No matter the movie, as soon as I saw that nose and those wild eyes I would think, “Well, at least he will be worth watching.”

Most people will call his role as Kobayashi in The Usual Suspects or as Daniel Day-Lewis’ father in In the Name of the Father his best roles, but I think the absolute best Postlethwaite performance is Obadiah Hakeswill, from the British TV adaptations of the Sharpe novels.

Obadiah HakeswillHakeswill, for those of you who are unfamiliar, was a sergeant in the British Army who, after being hanged at age 12 for sexually assaulting a young girl, came to believe the spirit of his dead mother was protecting him from death.
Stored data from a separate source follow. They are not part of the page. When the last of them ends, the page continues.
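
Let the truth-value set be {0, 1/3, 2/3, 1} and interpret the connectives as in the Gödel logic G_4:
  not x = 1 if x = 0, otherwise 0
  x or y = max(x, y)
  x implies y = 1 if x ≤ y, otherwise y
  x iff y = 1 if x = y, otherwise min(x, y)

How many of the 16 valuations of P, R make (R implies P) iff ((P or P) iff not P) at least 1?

P = 0, R = 0 ↦ 0  <
P = 0, R = 1/3 ↦ 1  ≥
P = 0, R = 2/3 ↦ 1  ≥
P = 0, R = 1 ↦ 1  ≥
P = 1/3, R = 0 ↦ 0  <
P = 1/3, R = 1/3 ↦ 0  <
P = 1/3, R = 2/3 ↦ 0  <
P = 1/3, R = 1 ↦ 0  <
P = 2/3, R = 0 ↦ 0  <
P = 2/3, R = 1/3 ↦ 0  <
P = 2/3, R = 2/3 ↦ 0  <
P = 2/3, R = 1 ↦ 0  <
P = 1, R = 0 ↦ 0  <
P = 1, R = 1/3 ↦ 0  <
P = 1, R = 2/3 ↦ 0  <
P = 1, R = 1 ↦ 0  <
So 3 of the 16 assignments meet the threshold.

3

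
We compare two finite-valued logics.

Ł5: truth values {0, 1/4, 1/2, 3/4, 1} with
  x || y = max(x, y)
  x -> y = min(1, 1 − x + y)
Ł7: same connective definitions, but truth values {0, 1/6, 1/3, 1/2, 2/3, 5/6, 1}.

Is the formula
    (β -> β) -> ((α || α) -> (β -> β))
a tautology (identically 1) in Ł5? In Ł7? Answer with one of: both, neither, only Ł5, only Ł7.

both

In Ł5: every assignment gives 1 — tautology.
In Ł7: every assignment gives 1 — tautology.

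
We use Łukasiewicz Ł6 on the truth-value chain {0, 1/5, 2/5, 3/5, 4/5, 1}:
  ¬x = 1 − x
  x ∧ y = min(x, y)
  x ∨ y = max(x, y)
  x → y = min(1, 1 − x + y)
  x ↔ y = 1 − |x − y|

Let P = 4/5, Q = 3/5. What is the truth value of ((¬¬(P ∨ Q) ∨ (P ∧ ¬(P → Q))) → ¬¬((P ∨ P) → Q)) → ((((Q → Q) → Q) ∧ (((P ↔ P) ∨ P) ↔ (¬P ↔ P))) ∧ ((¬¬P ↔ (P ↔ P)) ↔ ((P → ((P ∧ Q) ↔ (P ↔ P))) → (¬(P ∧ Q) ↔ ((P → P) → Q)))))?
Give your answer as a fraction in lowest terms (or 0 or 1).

P ∨ Q = 4/5 ∨ 3/5 = 4/5
¬(P ∨ Q) = ¬4/5 = 1/5
¬¬(P ∨ Q) = ¬1/5 = 4/5
P → Q = 4/5 → 3/5 = 4/5
¬(P → Q) = ¬4/5 = 1/5
P ∧ ¬(P → Q) = 4/5 ∧ 1/5 = 1/5
¬¬(P ∨ Q) ∨ (P ∧ ¬(P → Q)) = 4/5 ∨ 1/5 = 4/5
P ∨ P = 4/5 ∨ 4/5 = 4/5
(P ∨ P) → Q = 4/5 → 3/5 = 4/5
¬((P ∨ P) → Q) = ¬4/5 = 1/5
¬¬((P ∨ P) → Q) = ¬1/5 = 4/5
(¬¬(P ∨ Q) ∨ (P ∧ ¬(P → Q))) → ¬¬((P ∨ P) → Q) = 4/5 → 4/5 = 1
Q → Q = 3/5 → 3/5 = 1
(Q → Q) → Q = 1 → 3/5 = 3/5
P ↔ P = 4/5 ↔ 4/5 = 1
(P ↔ P) ∨ P = 1 ∨ 4/5 = 1
¬P = ¬4/5 = 1/5
¬P ↔ P = 1/5 ↔ 4/5 = 2/5
((P ↔ P) ∨ P) ↔ (¬P ↔ P) = 1 ↔ 2/5 = 2/5
((Q → Q) → Q) ∧ (((P ↔ P) ∨ P) ↔ (¬P ↔ P)) = 3/5 ∧ 2/5 = 2/5
¬P = ¬4/5 = 1/5
¬¬P = ¬1/5 = 4/5
P ↔ P = 4/5 ↔ 4/5 = 1
¬¬P ↔ (P ↔ P) = 4/5 ↔ 1 = 4/5
P ∧ Q = 4/5 ∧ 3/5 = 3/5
P ↔ P = 4/5 ↔ 4/5 = 1
(P ∧ Q) ↔ (P ↔ P) = 3/5 ↔ 1 = 3/5
P → ((P ∧ Q) ↔ (P ↔ P)) = 4/5 → 3/5 = 4/5
P ∧ Q = 4/5 ∧ 3/5 = 3/5
¬(P ∧ Q) = ¬3/5 = 2/5
P → P = 4/5 → 4/5 = 1
(P → P) → Q = 1 → 3/5 = 3/5
¬(P ∧ Q) ↔ ((P → P) → Q) = 2/5 ↔ 3/5 = 4/5
(P → ((P ∧ Q) ↔ (P ↔ P))) → (¬(P ∧ Q) ↔ ((P → P) → Q)) = 4/5 → 4/5 = 1
(¬¬P ↔ (P ↔ P)) ↔ ((P → ((P ∧ Q) ↔ (P ↔ P))) → (¬(P ∧ Q) ↔ ((P → P) → Q))) = 4/5 ↔ 1 = 4/5
(((Q → Q) → Q) ∧ (((P ↔ P) ∨ P) ↔ (¬P ↔ P))) ∧ ((¬¬P ↔ (P ↔ P)) ↔ ((P → ((P ∧ Q) ↔ (P ↔ P))) → (¬(P ∧ Q) ↔ ((P → P) → Q)))) = 2/5 ∧ 4/5 = 2/5
((¬¬(P ∨ Q) ∨ (P ∧ ¬(P → Q))) → ¬¬((P ∨ P) → Q)) → ((((Q → Q) → Q) ∧ (((P ↔ P) ∨ P) ↔ (¬P ↔ P))) ∧ ((¬¬P ↔ (P ↔ P)) ↔ ((P → ((P ∧ Q) ↔ (P ↔ P))) → (¬(P ∧ Q) ↔ ((P → P) → Q))))) = 1 → 2/5 = 2/5

2/5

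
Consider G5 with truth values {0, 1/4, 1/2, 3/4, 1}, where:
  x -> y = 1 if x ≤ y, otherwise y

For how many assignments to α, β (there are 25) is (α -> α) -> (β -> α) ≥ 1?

value 1: 15 assignments (counts)
value 3/4: 1 assignment
value 1/2: 2 assignments
value 1/4: 3 assignments
value 0: 4 assignments
So 15 of the 25 assignments meet the threshold.

15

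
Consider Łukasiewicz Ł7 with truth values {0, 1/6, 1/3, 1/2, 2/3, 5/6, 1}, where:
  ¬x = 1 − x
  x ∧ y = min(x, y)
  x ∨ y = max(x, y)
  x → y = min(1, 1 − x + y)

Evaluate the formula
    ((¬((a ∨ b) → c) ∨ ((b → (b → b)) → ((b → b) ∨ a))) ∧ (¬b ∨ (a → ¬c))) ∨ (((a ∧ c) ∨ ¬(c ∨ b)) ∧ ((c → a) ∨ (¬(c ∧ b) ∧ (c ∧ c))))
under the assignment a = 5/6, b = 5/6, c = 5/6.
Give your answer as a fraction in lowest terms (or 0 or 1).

5/6

a ∨ b = 5/6 ∨ 5/6 = 5/6
(a ∨ b) → c = 5/6 → 5/6 = 1
¬((a ∨ b) → c) = ¬1 = 0
b → b = 5/6 → 5/6 = 1
b → (b → b) = 5/6 → 1 = 1
b → b = 5/6 → 5/6 = 1
(b → b) ∨ a = 1 ∨ 5/6 = 1
(b → (b → b)) → ((b → b) ∨ a) = 1 → 1 = 1
¬((a ∨ b) → c) ∨ ((b → (b → b)) → ((b → b) ∨ a)) = 0 ∨ 1 = 1
¬b = ¬5/6 = 1/6
¬c = ¬5/6 = 1/6
a → ¬c = 5/6 → 1/6 = 1/3
¬b ∨ (a → ¬c) = 1/6 ∨ 1/3 = 1/3
(¬((a ∨ b) → c) ∨ ((b → (b → b)) → ((b → b) ∨ a))) ∧ (¬b ∨ (a → ¬c)) = 1 ∧ 1/3 = 1/3
a ∧ c = 5/6 ∧ 5/6 = 5/6
c ∨ b = 5/6 ∨ 5/6 = 5/6
¬(c ∨ b) = ¬5/6 = 1/6
(a ∧ c) ∨ ¬(c ∨ b) = 5/6 ∨ 1/6 = 5/6
c → a = 5/6 → 5/6 = 1
c ∧ b = 5/6 ∧ 5/6 = 5/6
¬(c ∧ b) = ¬5/6 = 1/6
c ∧ c = 5/6 ∧ 5/6 = 5/6
¬(c ∧ b) ∧ (c ∧ c) = 1/6 ∧ 5/6 = 1/6
(c → a) ∨ (¬(c ∧ b) ∧ (c ∧ c)) = 1 ∨ 1/6 = 1
((a ∧ c) ∨ ¬(c ∨ b)) ∧ ((c → a) ∨ (¬(c ∧ b) ∧ (c ∧ c))) = 5/6 ∧ 1 = 5/6
((¬((a ∨ b) → c) ∨ ((b → (b → b)) → ((b → b) ∨ a))) ∧ (¬b ∨ (a → ¬c))) ∨ (((a ∧ c) ∨ ¬(c ∨ b)) ∧ ((c → a) ∨ (¬(c ∧ b) ∧ (c ∧ c)))) = 1/3 ∨ 5/6 = 5/6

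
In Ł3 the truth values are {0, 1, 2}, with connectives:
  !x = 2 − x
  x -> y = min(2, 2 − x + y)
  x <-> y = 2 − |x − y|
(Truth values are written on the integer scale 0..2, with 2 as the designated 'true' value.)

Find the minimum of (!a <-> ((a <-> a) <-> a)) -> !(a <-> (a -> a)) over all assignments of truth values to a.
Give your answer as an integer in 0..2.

Take a = 1:
!a = !1 = 1
a <-> a = 1 <-> 1 = 2
(a <-> a) <-> a = 2 <-> 1 = 1
!a <-> ((a <-> a) <-> a) = 1 <-> 1 = 2
a -> a = 1 -> 1 = 2
a <-> (a -> a) = 1 <-> 2 = 1
!(a <-> (a -> a)) = !1 = 1
(!a <-> ((a <-> a) <-> a)) -> !(a <-> (a -> a)) = 2 -> 1 = 1
No assignment yields a value below 1, so this is the minimum.

1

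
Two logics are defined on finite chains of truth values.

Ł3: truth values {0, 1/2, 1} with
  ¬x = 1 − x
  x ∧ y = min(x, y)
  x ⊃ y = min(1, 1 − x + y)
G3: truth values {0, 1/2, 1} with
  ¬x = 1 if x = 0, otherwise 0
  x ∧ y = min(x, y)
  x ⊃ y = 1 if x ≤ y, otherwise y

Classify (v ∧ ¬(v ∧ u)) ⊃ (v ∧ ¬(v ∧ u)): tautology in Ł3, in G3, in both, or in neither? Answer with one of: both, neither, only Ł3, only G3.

In Ł3: every assignment gives 1 — tautology.
In G3: every assignment gives 1 — tautology.

both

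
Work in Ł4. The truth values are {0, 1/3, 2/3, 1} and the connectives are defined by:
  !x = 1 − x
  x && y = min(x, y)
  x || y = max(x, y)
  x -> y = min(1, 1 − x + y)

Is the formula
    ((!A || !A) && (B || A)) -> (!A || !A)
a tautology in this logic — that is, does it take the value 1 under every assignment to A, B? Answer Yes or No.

Yes

A = 0, B = 0 ↦ 1
A = 0, B = 1/3 ↦ 1
A = 0, B = 2/3 ↦ 1
A = 0, B = 1 ↦ 1
A = 1/3, B = 0 ↦ 1
A = 1/3, B = 1/3 ↦ 1
A = 1/3, B = 2/3 ↦ 1
A = 1/3, B = 1 ↦ 1
A = 2/3, B = 0 ↦ 1
A = 2/3, B = 1/3 ↦ 1
A = 2/3, B = 2/3 ↦ 1
A = 2/3, B = 1 ↦ 1
A = 1, B = 0 ↦ 1
A = 1, B = 1/3 ↦ 1
A = 1, B = 2/3 ↦ 1
A = 1, B = 1 ↦ 1
Every assignment gives a value ≥ 1.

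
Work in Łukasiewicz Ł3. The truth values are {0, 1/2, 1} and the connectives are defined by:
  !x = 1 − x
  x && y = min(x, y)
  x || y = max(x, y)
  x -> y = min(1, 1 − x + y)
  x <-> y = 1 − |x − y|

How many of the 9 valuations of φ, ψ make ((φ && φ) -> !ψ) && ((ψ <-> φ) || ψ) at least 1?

φ = 0, ψ = 0 ↦ 1  ≥
φ = 0, ψ = 1/2 ↦ 1/2  <
φ = 0, ψ = 1 ↦ 1  ≥
φ = 1/2, ψ = 0 ↦ 1/2  <
φ = 1/2, ψ = 1/2 ↦ 1  ≥
φ = 1/2, ψ = 1 ↦ 1/2  <
φ = 1, ψ = 0 ↦ 0  <
φ = 1, ψ = 1/2 ↦ 1/2  <
φ = 1, ψ = 1 ↦ 0  <
So 3 of the 9 assignments meet the threshold.

3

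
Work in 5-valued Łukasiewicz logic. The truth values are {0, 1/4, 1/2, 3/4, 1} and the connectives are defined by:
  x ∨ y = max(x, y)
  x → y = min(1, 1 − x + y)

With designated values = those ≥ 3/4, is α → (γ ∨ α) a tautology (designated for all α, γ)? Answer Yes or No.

Yes

At α = 3/4, γ = 1/2, for instance:
γ ∨ α = 1/2 ∨ 3/4 = 3/4
α → (γ ∨ α) = 3/4 → 3/4 = 1
and checking the remaining 24 assignments likewise gives ≥ 3/4 in every case.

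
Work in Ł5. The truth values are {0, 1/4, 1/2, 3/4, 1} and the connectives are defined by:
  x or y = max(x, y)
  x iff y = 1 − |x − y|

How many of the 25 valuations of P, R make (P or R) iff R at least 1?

value 1: 15 assignments (counts)
value 3/4: 4 assignments
value 1/2: 3 assignments
value 1/4: 2 assignments
value 0: 1 assignment
So 15 of the 25 assignments meet the threshold.

15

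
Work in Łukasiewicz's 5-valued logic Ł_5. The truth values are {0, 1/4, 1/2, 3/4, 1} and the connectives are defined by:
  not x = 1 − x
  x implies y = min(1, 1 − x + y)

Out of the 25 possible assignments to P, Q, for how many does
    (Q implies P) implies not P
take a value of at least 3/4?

value 1: 9 assignments (counts)
value 3/4: 3 assignments (counts)
value 1/2: 4 assignments
value 1/4: 4 assignments
value 0: 5 assignments
So 12 of the 25 assignments meet the threshold.

12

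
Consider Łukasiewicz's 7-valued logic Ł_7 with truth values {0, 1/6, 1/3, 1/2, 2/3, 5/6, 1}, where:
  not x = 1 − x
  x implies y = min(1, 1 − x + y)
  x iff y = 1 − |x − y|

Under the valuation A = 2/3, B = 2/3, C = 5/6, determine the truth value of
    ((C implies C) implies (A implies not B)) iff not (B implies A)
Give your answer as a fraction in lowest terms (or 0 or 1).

C implies C = 5/6 implies 5/6 = 1
not B = not 2/3 = 1/3
A implies not B = 2/3 implies 1/3 = 2/3
(C implies C) implies (A implies not B) = 1 implies 2/3 = 2/3
B implies A = 2/3 implies 2/3 = 1
not (B implies A) = not 1 = 0
((C implies C) implies (A implies not B)) iff not (B implies A) = 2/3 iff 0 = 1/3

1/3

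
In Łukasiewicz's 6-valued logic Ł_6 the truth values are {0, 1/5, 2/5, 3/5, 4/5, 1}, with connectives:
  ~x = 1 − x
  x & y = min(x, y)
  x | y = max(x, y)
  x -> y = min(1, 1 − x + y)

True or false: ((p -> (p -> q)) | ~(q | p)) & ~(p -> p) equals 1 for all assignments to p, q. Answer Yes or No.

No

Counterexample: take p = 0, q = 0.
p -> q = 0 -> 0 = 1
p -> (p -> q) = 0 -> 1 = 1
q | p = 0 | 0 = 0
~(q | p) = ~0 = 1
(p -> (p -> q)) | ~(q | p) = 1 | 1 = 1
p -> p = 0 -> 0 = 1
~(p -> p) = ~1 = 0
((p -> (p -> q)) | ~(q | p)) & ~(p -> p) = 1 & 0 = 0
This gives 0 ≠ 1.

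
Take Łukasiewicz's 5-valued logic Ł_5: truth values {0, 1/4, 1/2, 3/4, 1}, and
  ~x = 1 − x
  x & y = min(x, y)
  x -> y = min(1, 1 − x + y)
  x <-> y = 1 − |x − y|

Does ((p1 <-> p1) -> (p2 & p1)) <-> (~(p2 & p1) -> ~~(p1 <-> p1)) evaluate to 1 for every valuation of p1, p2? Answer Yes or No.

No

Counterexample: take p1 = 0, p2 = 0.
p1 <-> p1 = 0 <-> 0 = 1
p2 & p1 = 0 & 0 = 0
(p1 <-> p1) -> (p2 & p1) = 1 -> 0 = 0
p2 & p1 = 0 & 0 = 0
~(p2 & p1) = ~0 = 1
p1 <-> p1 = 0 <-> 0 = 1
~(p1 <-> p1) = ~1 = 0
~~(p1 <-> p1) = ~0 = 1
~(p2 & p1) -> ~~(p1 <-> p1) = 1 -> 1 = 1
((p1 <-> p1) -> (p2 & p1)) <-> (~(p2 & p1) -> ~~(p1 <-> p1)) = 0 <-> 1 = 0
This gives 0 ≠ 1.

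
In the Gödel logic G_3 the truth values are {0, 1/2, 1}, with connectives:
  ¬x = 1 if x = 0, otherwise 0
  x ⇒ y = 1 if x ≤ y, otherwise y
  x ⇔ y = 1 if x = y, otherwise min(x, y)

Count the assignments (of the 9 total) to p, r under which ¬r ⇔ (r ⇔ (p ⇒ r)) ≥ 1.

p = 0, r = 0 ↦ 0  <
p = 0, r = 1/2 ↦ 0  <
p = 0, r = 1 ↦ 0  <
p = 1/2, r = 0 ↦ 1  ≥
p = 1/2, r = 1/2 ↦ 0  <
p = 1/2, r = 1 ↦ 0  <
p = 1, r = 0 ↦ 1  ≥
p = 1, r = 1/2 ↦ 0  <
p = 1, r = 1 ↦ 0  <
So 2 of the 9 assignments meet the threshold.

2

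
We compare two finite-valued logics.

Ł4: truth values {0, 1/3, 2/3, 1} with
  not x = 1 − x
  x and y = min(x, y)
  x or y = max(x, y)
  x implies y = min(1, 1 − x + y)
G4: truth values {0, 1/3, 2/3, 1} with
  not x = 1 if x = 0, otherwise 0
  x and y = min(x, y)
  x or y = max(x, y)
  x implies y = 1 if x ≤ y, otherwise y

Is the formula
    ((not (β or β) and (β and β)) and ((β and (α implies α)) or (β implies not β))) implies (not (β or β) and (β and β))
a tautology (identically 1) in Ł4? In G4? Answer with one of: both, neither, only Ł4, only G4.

In Ł4: every assignment gives 1 — tautology.
In G4: every assignment gives 1 — tautology.

both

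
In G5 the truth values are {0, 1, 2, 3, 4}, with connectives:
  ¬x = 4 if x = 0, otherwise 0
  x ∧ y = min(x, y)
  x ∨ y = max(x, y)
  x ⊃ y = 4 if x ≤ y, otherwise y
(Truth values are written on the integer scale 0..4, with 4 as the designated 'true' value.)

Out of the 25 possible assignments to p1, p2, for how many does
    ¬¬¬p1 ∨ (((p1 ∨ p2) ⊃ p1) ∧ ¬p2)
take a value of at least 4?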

That belief gave him license to commit all manner of evil deeds and as a deserter, rapist and murderer, he became Sharpe’s most memorable villain (he even named his son Barabbas!), in no small part due to Postlethwaite’s repulsive but compelling performance.

His Hakeswill elicits the perfect mix of hate and pity from the audience, who roots for his death even while his tortured past makes them feel guilty for it (a similar feeling of loathing and sympathy is displayed by Sharpe himself). It is performances like that which make me grateful for Postlethwaite’s thirty-five year career and wish he had been able to give us thirty-five more.